While the remark about all 17 organizations agreeing on Russian interference has been widely repeated by politicians and media members, former Director of National Intelligence James Clapper debunked the notion when he testified on Capitol Hill on May 8, the Daily Caller reported.
"The [intelligence community assessment] was a coordinated product from three agencies: CIA, NSA and the FBI, not all 17 components of the intelligence community. Those three, under the aegis of my former office," Clapper said. "Following extensive intelligence reporting about many Russian efforts to collect on and influence the outcome of the presidential election, President Obama asked us to do this in early December and have it completed before the end of his term.
"The two-dozen or so analysts for this task were hand-picked, seasoned experts from each of the contributing agencies. They were given complete, unfettered, mutual access to all sensitive, raw intelligence data, and importantly, complete independence to reach their findings. They found that the Russian government pursued a multifaceted influence campaign in the run-up to the election, including aggressive use of cyber capabilities.
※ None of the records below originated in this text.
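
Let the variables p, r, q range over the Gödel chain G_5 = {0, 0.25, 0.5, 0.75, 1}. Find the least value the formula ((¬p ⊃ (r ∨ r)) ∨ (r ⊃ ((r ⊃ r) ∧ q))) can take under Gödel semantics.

0.25

The minimum is attained at p = 0, r = 0.25, q = 0:
  ¬p: Gödel ¬ of 0 = 1 (operand is 0)
  (r ∨ r) = max(0.25, 0.25) = 0.25
  (¬p ⊃ (r ∨ r)): 1 > 0.25, so result = 0.25
  (r ⊃ r): 0.25 ≤ 0.25, so result = 1
  ((r ⊃ r) ∧ q) = min(1, 0) = 0
  (r ⊃ ((r ⊃ r) ∧ q)): 0.25 > 0, so result = 0
  ((¬p ⊃ (r ∨ r)) ∨ (r ⊃ ((r ⊃ r) ∧ q))) = max(0.25, 0) = 0.25
Checking all 125 assignments confirms none give a value below 0.25.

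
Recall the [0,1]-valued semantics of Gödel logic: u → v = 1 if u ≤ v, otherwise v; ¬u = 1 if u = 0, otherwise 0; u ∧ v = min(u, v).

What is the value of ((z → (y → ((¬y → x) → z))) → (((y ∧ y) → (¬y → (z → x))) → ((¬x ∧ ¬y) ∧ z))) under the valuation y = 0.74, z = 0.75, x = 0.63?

0.00

¬y: Gödel ¬ of 0.74 = 0 (operand ≠ 0)
(¬y → x): 0 ≤ 0.63, so result = 1
((¬y → x) → z): 1 > 0.75, so result = 0.75
(y → ((¬y → x) → z)): 0.74 ≤ 0.75, so result = 1
(z → (y → ((¬y → x) → z))): 0.75 ≤ 1, so result = 1
(y ∧ y) = min(0.74, 0.74) = 0.74
¬y: Gödel ¬ of 0.74 = 0 (operand ≠ 0)
(z → x): 0.75 > 0.63, so result = 0.63
(¬y → (z → x)): 0 ≤ 0.63, so result = 1
((y ∧ y) → (¬y → (z → x))): 0.74 ≤ 1, so result = 1
¬x: Gödel ¬ of 0.63 = 0 (operand ≠ 0)
¬y: Gödel ¬ of 0.74 = 0 (operand ≠ 0)
(¬x ∧ ¬y) = min(0, 0) = 0
((¬x ∧ ¬y) ∧ z) = min(0, 0.75) = 0
(((y ∧ y) → (¬y → (z → x))) → ((¬x ∧ ¬y) ∧ z)): 1 > 0, so result = 0
((z → (y → ((¬y → x) → z))) → (((y ∧ y) → (¬y → (z → x))) → ((¬x ∧ ¬y) ∧ z))): 1 > 0, so result = 0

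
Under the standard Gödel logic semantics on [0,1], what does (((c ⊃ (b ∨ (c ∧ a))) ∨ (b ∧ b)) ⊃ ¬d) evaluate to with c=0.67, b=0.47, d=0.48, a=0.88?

0.00

(c ∧ a) = min(0.67, 0.88) = 0.67
(b ∨ (c ∧ a)) = max(0.47, 0.67) = 0.67
(c ⊃ (b ∨ (c ∧ a))): 0.67 ≤ 0.67, so result = 1
(b ∧ b) = min(0.47, 0.47) = 0.47
((c ⊃ (b ∨ (c ∧ a))) ∨ (b ∧ b)) = max(1, 0.47) = 1
¬d: Gödel ¬ of 0.48 = 0 (operand ≠ 0)
(((c ⊃ (b ∨ (c ∧ a))) ∨ (b ∧ b)) ⊃ ¬d): 1 > 0, so result = 0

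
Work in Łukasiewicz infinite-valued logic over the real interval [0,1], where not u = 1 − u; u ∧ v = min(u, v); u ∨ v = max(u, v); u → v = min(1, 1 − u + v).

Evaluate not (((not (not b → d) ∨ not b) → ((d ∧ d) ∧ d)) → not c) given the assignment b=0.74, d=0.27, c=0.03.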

"The Russians used cyber operations against both political parties, including hacking into servers used by the Democratic National Committee, and releasing stolen data to WikiLeaks and other media outlets."
Later in the same hearing, Clapper pushed back against Sen. Al Franken (D., Minn.) when the latter stated that "all 17" intelligence community members concluded Russia interfered in the election:
FRANKEN: The intelligence communities have concluded, all 17 of them, that Russia interfered with this election. And we all know how that’s right.
CLAPPER: Senator, as I pointed out in my statement, Senator Franken, it was—there were only three agencies that [were] directly involved in this assessment, plus my office.
FRANKEN: But all 17 signed onto that?
CLAPPER: Well, we didn’t go through that process. This was a special situation because of the time limits and my—what I knew to be who could really contribute to this and the sensitivity of the information, we decided—it was a conscious judgment—to restrict it to those three. I’m not aware of anyone who dissented, or disagreed when it came out.
Hillary Clinton stated at the Oct. 19 debate that 17 intelligence agencies had concluded the espionage and cyberattacks originated from the Kremlin and were designed to influence the election, although she did not say it was to help Trump win necessarily. PolitiFact rated her remark "True."